The New Balance 680V5 wins on foot-fit science — extra-wide sizing, half sizes, and stability for overpronators make it the only serious choice if your kid has wide or flat feet. But the Terrex is the more versatile everyday workhorse: water-resistant, trail-ready, and durable enough to hand down to a sibling. The New Balance edges out the overall win thanks to its higher consensus score and unmatched sizing options, but the Terrex is the sneaker parents actually keep reordering.

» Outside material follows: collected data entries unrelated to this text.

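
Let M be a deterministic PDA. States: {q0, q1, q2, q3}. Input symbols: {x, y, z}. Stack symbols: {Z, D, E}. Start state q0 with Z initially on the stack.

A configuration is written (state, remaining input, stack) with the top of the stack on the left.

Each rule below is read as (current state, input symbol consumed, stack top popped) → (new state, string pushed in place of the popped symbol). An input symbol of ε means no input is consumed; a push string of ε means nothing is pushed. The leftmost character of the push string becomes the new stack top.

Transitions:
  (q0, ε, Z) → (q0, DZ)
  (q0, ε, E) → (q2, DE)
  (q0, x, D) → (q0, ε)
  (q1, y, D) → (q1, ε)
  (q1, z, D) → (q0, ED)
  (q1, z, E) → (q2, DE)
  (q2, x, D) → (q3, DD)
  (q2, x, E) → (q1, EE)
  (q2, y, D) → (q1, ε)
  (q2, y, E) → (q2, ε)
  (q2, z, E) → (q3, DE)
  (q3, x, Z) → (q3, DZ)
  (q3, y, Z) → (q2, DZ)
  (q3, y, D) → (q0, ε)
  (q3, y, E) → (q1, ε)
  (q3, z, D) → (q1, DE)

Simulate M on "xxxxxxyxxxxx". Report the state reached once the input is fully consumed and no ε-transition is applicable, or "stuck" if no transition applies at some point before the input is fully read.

(q0, xxxxxxyxxxxx, Z)
  ε-move, top Z: go to q0, push DZ → (q0, xxxxxxyxxxxx, DZ)
  read x, top D: go to q0, push ε → (q0, xxxxxyxxxxx, Z)
  ε-move, top Z: go to q0, push DZ → (q0, xxxxxyxxxxx, DZ)
  read x, top D: go to q0, push ε → (q0, xxxxyxxxxx, Z)
  ε-move, top Z: go to q0, push DZ → (q0, xxxxyxxxxx, DZ)
  read x, top D: go to q0, push ε → (q0, xxxyxxxxx, Z)
  ε-move, top Z: go to q0, push DZ → (q0, xxxyxxxxx, DZ)
  read x, top D: go to q0, push ε → (q0, xxyxxxxx, Z)
  ε-move, top Z: go to q0, push DZ → (q0, xxyxxxxx, DZ)
  read x, top D: go to q0, push ε → (q0, xyxxxxx, Z)
  ε-move, top Z: go to q0, push DZ → (q0, xyxxxxx, DZ)
  read x, top D: go to q0, push ε → (q0, yxxxxx, Z)
  ε-move, top Z: go to q0, push DZ → (q0, yxxxxx, DZ)
No transition for (q0, y, top D); M blocks with input yxxxxx remaining.

stuck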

The Adidas Terrex is the sneaker parents keep reordering — one mom documented 9 Amazon purchases ove
New Balance is the go-to brand for kids with wide, flat, or overpronating feet — offering standard,
The Terrex fits wide feet reasonably well — parents with hard-to-fit kids do recommend it. But 'reasonably well' isn't the same as standard, wide, and extra-wide with half sizes across every age range. New Balance built a sizing system that actually matches how kids' feet are shaped, not just how long they are. One reviewer fit a leg brace without sizing up — that's not a minor detail, that's a life-changer for some families.
New Balance makes a great running shoe. It does not make a shoe you'd wear through a puddle or on a muddy trail without regret. The Terrex is water-resistant by design — light rain, mild snow, wet grass — and it's rated for actual trail use. For kids who don't stay on the sidewalk (which is all of them), that matters every single week.
The New Balance is lighter, better cushioned, and designed around running mechanics — shock absorption, stability, reflective tape for visibility. The Terrex is heavier and more rugged, which is exactly right if your kid is destroying shoes on a gravel playground but wrong if they're running laps in PE. These shoes have different jobs, and the New Balance is the better athletic performer.
Nine purchases of the same shoe over six years from one parent isn't a review — it's a verdict. That kind of repeat buying only happens when a shoe solves a real problem consistently across multiple kids and multiple years. The New Balance has strong repeat-buyer sentiment too, but the Terrex's documented loyalty is the kind of real-world data that beats any lab test.
The New Balance 680V5 wins on foot-fit science — extra-wide sizing, half sizes, and stability for overpronators make it the only serious choice if your kid has wide or flat feet. But the Terrex is the more versatile everyday workhorse: water-resistant, trail-ready, and durable enough to hand down to a sibling. The New Balance edges out the overall win thanks to its higher consensus score and unmatched sizing options, but the Terrex is the sneaker parents actually keep reordering.